Updated: Mar 10, 2019

This will be our family's first Christmas without our beloved wife, mother, grandmother, and great-grandmother Dori. Christmas at Cotton Lake was always a little bit magical. Decorations were carefully hung all over the house--ornaments in the rafters, Christmas lights on every wall, and tinsel around the tree. On top of that, nativity scenes, Christmas-themed train sets, and singing Santas adorned every available shelf. Still-warm fudge was usually sitting on the countertop and a whole host of Norwegian goodies could be found on a platter on the kitchen table. The fireplace blazing in the corner and the gifts under the tree topped it all off. It was a perfect little slice of Christmas heaven on a snowy Northern Minnesota lake.

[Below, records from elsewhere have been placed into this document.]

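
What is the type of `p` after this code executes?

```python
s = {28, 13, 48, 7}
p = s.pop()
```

Popping from a set of ints returns int

int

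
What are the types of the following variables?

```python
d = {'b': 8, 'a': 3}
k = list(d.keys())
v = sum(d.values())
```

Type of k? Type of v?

list(...) returns list; sum of int values returns int

list, int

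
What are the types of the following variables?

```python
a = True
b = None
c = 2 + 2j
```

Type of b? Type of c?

b is NoneType; c is complex

NoneType, complex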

Most recently, Christmas with Dori may have looked a little different, but it was no less special for any of us. Having spent the past few years at Oak Crossing in Detroit Lakes, we had become accustomed to spending holidays in the private dining room with Dori. We’d share a meal as a family and then sit around the table eating dessert, drinking coffee, and catching up, like always. In addition to spending time with our own family, however, we were now blessed with numerous opportunities to nurture new relationships with staff members, residents, and some residents’ spouses and families. Many of them even became like family to us--something that never would have happened if it weren’t for Dori being there. Holidays eventually became a blend of old and new for all of us, and, now, as we move further and further from her Oak Crossing days, I appreciate the memories from that stage of our life all the more.

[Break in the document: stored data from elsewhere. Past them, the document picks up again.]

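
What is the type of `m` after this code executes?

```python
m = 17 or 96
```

'or' returns the first truthy value (17, which is int)

int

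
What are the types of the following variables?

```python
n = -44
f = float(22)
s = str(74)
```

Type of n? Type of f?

n is int; f is float

int, float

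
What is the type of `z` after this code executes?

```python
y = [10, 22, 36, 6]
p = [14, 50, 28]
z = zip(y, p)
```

zip() returns a zip iterator object

zip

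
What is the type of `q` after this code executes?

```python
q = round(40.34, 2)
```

round() with ndigits arg returns float

float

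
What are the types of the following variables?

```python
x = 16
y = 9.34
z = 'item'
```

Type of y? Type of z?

y is float; z is str

float, str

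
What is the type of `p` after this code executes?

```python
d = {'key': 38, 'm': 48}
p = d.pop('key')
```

dict.pop() returns the value (int)

int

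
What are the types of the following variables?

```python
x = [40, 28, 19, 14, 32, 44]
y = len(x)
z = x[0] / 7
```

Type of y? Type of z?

len() returns int; int / int returns float

int, float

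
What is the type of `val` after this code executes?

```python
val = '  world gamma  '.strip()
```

str.strip() returns str

str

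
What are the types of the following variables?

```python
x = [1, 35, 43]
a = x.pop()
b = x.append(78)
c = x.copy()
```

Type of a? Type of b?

list.pop() returns the element (int); list.append() returns None

int, NoneType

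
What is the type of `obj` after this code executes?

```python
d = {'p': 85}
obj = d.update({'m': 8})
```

dict.update() returns None

NoneType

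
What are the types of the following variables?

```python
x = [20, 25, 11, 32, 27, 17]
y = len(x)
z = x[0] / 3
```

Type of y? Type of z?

len() returns int; int / int returns float

int, float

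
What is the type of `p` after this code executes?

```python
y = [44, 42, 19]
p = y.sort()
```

list.sort() returns None (sorts in place)

NoneType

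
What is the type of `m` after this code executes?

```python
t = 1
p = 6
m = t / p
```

int / int always returns float in Python 3 (1 / 6 = 0.166667)

float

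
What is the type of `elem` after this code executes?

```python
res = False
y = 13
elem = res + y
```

bool + int returns int (False is 0, so 0 + 13 = 13)

int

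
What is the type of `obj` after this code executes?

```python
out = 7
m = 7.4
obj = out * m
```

int * float returns float (7 * 7.4 = 51.8)

float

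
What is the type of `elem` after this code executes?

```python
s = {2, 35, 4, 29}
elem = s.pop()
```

Popping from a set of ints returns int

int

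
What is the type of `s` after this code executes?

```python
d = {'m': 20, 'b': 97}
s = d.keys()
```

.keys() returns a dict_keys view object

dict_keys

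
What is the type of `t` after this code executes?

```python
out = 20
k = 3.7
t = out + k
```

int + float returns float (20 + 3.7 = 23.7)

float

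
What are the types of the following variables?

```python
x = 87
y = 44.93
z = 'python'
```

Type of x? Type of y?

x is int; y is float

int, float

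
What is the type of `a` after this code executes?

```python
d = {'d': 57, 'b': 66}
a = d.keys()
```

.keys() returns a dict_keys view object

dict_keys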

For those of you whose holiday traditions have changed recently because a loved one has entered the nursing home, I want to encourage your family as you make this shift. It may be a challenging adjustment for a while--and it may not feel like Christmas right away--but allow yourself to embrace this new “normal” for whatever period of time you have it. Try to find ways to incorporate family traditions even if you’re not celebrating in exactly the same way that you used to. Practice patience with one another and remember that everyone may respond a little differently to this change. And finally, take extra care to come alongside the loved one whose whole life--not just their Christmas--has changed drastically from what it used to be.

May we all pause to remember that it was never about the food, the things, or the traditions in and of themselves… Christmas has been and always will be about God’s bright love for us and the love that we share with our friends and family. Let us not lose sight of that as we navigate this season together. Merry Christmas.